More than once, Tylor caught Lisa’s eyes on him as he struggled through the marshes, crawled through fallen timber, and sweated in the sun. Speculation filled the Spaniard’s keen eyes. Tylor’s nerves began tingling deep down inside. Could he suspect?
No! Tylor violently shook the sweat from his head, causing Latoulipe, behind him, to bark sourly. No one could know out here. Manuel Lisa couldn’t have put it together.
Tylor threw himself furiously against the cordelle; all the while, Lisa’s eyes kept searing a hole into his back.
The ticks were out, as were the chiggers, mosquitos, and rattlesnakes. T
hey made life a constant misery for the cursing, singing, sweating engages who towed, poled, and muscled Polly and the little boat against the Missouri’s endless flow. They all stank now with the common odor of dirt, mud, sweat, and mildewed clothing, as they pushed, pulled, and dragged their way into the wilderness.
Bathing was frequent with the river close at hand, but the hours were long—sunup to dark—as Lisa had promised. Were Tylor not drowning in his need for penance, he would have found amusement in that. Most Americans would indeed hate this sort of existence. They would want some sort of compensation, but it was fine for him. When he pulled at the cordelle he was suffering for his wrongs, beating his way into a new life.
As evening fell one night, Tylor was washing his clothes on the riverbank when McKeever came to scrub his dirty hands.
“And what do ye think, laddie? Are ye ready to quit this wretched work?” The green eyes were evaluating, seeking . . . What?
“Not at all, Fenway.” Tylor tensed. What gut reaction stirred him when McKeever was around?

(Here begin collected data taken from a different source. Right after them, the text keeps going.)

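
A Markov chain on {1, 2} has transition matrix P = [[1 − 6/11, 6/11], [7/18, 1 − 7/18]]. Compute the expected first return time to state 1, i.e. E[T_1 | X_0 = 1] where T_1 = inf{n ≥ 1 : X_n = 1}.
E[T_1 | X_0 = 1] = 1/π_1 = 185/77

For an irreducible recurrent Markov chain with stationary distribution π, E[T_i | X_0 = i] = 1/π_i (Kac's formula). Here π_1 = (7/18)/(6/11 + 7/18) = (7/18)/(185/198) = 77/185, so E[T_1 | X_0 = 1] = 1/π_1 = (6/11 + 7/18)/(7/18) = (185/198)/(7/18) = 185/77.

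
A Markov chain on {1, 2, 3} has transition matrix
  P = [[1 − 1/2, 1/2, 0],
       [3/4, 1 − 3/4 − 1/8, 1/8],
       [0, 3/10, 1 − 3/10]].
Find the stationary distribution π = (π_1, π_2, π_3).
π = (18/35, 12/35, 1/7)

This is a birth-death chain on three states, which satisfies detailed balance: π_1 · P_{12} = π_2 · P_{21} and π_2 · P_{23} = π_3 · P_{32}.
From π_1 · 1/2 = π_2 · 3/4: π_2/π_1 = (1/2)/(3/4) = 2/3.
From π_2 · 1/8 = π_3 · 3/10: π_3/π_2 = (1/8)/(3/10) = 5/12.
Take π_1 proportional to 1; then unnormalized π = (1, 2/3, 5/18). Normalize by dividing by the sum 35/18:
  π = (18/35, 12/35, 1/7).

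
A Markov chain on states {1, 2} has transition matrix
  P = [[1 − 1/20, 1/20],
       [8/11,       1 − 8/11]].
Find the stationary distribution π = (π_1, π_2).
π_1 = 160/171, π_2 = 11/171

Solve πP = π with π_1 + π_2 = 1. From πP = π: π_1 · (1 − 1/20) + π_2 · 8/11 = π_1 ⇒ π_2 · 8/11 = π_1 · 1/20 ⇒ π_2/π_1 = (1/20)/(8/11) = 11/160. Together with π_1 + π_2 = 1:
  π_1 = (8/11)/(1/20 + 8/11) = (8/11)/(171/220) = 160/171,
  π_2 = (1/20)/(1/20 + 8/11) = (1/20)/(171/220) = 11/171.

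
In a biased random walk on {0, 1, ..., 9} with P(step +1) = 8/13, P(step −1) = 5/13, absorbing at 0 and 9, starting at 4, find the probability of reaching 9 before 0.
P(hit 9 before 0) = (1 − (5/8)^4) / (1 − (5/8)^9) = 37912576/44088201

Let u_k denote P(reach 9 before 0 | start at k). Boundary: u_0 = 0, u_9 = 1. Recurrence: u_k = 8/13·u_{k+1} + 5/13·u_{k-1} for 1 ≤ k ≤ 8. Try u_k = A + B·r^k with r = q/p = (5/13)/(8/13) = 5/8. Substitution satisfies the recurrence; boundary conditions give:
  u_k = (1 − r^k) / (1 − r^N) = (1 − (5/8)^4) / (1 − (5/8)^9) = 37912576/44088201.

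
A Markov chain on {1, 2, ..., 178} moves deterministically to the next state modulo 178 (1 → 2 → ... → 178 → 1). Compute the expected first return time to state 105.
E[T_105 | X_0 = 105] = 178

The chain cycles deterministically, so starting at state 105 it returns in exactly 178 steps. Equivalently, the stationary distribution is uniform π_j = 1/178 for every state j, so by Kac's formula E[T_105] = 1/π_105 = 178.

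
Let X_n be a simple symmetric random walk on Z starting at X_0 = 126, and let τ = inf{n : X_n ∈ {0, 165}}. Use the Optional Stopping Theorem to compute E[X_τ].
E[X_τ] = 126

X_n is a martingale and τ is a bounded-mean stopping time (indeed τ is finite a.s. with bounded expectation since the walk is in a bounded region). By the OST, E[X_τ] = E[X_0] = 126. Equivalently: E[X_τ] = 165 · P(hit 165 first) + 0 · P(hit 0 first) = 165 · (126/165) = 126.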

McKeever suddenly loomed above him. Tylor felt a sharp sting in the middle of his back—like a knife point in his quivering flesh. “What are you—”
“There! Reckon ye didn’t need him along fer the ride.” McKeever held a bloating tick between thumb and forefinger. The green eyes, however, were steady, measuring.

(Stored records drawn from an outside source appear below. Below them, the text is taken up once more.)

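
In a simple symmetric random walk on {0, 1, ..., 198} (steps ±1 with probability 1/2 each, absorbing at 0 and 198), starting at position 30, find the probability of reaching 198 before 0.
P(hit 198 before 0) = 30/198 = 5/33

Let u_k = P(hit 198 before 0 | start at k). Then u_0 = 0, u_198 = 1, and u_k = u_{k-1}/2 + u_{k+1}/2 for 1 ≤ k ≤ 197. This harmonic recurrence is solved by u_k = k/198, giving u_30 = 30/198 = 5/33.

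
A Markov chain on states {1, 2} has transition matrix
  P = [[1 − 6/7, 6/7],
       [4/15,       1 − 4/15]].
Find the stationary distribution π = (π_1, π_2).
π_1 = 14/59, π_2 = 45/59

Solve πP = π with π_1 + π_2 = 1. From πP = π: π_1 · (1 − 6/7) + π_2 · 4/15 = π_1 ⇒ π_2 · 4/15 = π_1 · 6/7 ⇒ π_2/π_1 = (6/7)/(4/15) = 45/14. Together with π_1 + π_2 = 1:
  π_1 = (4/15)/(6/7 + 4/15) = (4/15)/(118/105) = 14/59,
  π_2 = (6/7)/(6/7 + 4/15) = (6/7)/(118/105) = 45/59.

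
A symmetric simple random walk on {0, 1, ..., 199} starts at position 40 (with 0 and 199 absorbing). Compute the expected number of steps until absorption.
E[τ | X_0 = 40] = 6360

Let v_k = E[τ | X_0 = k]. Boundary: v_0 = v_199 = 0. Recurrence: v_k = 1 + (v_{k-1} + v_{k+1})/2 for 1 ≤ k ≤ 198. The particular solution to v_k − (v_{k-1} + v_{k+1})/2 = 1 is v_k = −k^2. Adding homogeneous solution A + B k and matching boundaries gives v_k = k (199 − k). Substituting k = 40: v_40 = 40 · 159 = 6360.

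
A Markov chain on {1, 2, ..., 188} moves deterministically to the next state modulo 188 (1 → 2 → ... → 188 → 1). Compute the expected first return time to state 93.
E[T_93 | X_0 = 93] = 188

The chain cycles deterministically, so starting at state 93 it returns in exactly 188 steps. Equivalently, the stationary distribution is uniform π_j = 1/188 for every state j, so by Kac's formula E[T_93] = 1/π_93 = 188.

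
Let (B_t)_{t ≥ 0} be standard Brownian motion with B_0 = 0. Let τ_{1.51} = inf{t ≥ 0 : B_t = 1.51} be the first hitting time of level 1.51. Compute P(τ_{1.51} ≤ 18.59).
P(τ_{1.51} ≤ 18.59) = 2(1 − Φ(1.51/√18.59)) = 2(1 − Φ(0.3502)) ≈ 0.7262

By the reflection principle for standard BM, P(τ_b ≤ t) = 2 · P(B_t ≥ b). Since B_t ~ N(0, t), P(B_t ≥ 1.51) = 1 − Φ(1.51/√t) = 1 − Φ(1.51/√18.59) = 1 − Φ(0.3502) ≈ 0.36309. Doubling: P(τ_{1.51} ≤ 18.59) ≈ 2 · 0.36309 = 0.72618 ≈ 0.7262.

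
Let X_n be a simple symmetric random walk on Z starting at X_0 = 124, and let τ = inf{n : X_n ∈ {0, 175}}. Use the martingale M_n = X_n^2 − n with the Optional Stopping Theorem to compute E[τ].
E[τ] = 6324

M_n = X_n^2 − n is a martingale (since E[X_{n+1}^2 | F_n] = X_n^2 + 1). By OST (τ has finite mean in a bounded region), E[M_τ] = E[M_0] = X_0^2 − 0 = 124^2 = 15376. Also E[M_τ] = E[X_τ^2] − E[τ]. The walk exits at 0 or 175, with P(hit 175 first) = 124/175, so E[X_τ^2] = 175^2 · 124/175 + 0 = 21700. Thus E[τ] = E[X_τ^2] − E[M_τ] = 21700 − 15376 = 6324 = 124(175 − 124) = 6324.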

“I guess . . . Thanks,” Tylor grunted, feeling even more uncomfortable.
“Any time, laddie.” McKeever’s voice didn’t reflect the reservation in his eyes. The man’s thick fingers popped the tick—heedless of the blood it sprayed—before he walked off.
Tylor’s dreams that night were troubled. He sank into the nightmare of his past . . .
Blackness wrapped him in stygian folds. He lay there, listening for the guard to pass the door of his cell. Something scurried across his legs. Tylor whimpered, kicking out at the rustling in the pitch dark. The rats were back! His guts turned, the sick feeling loosening his bowels.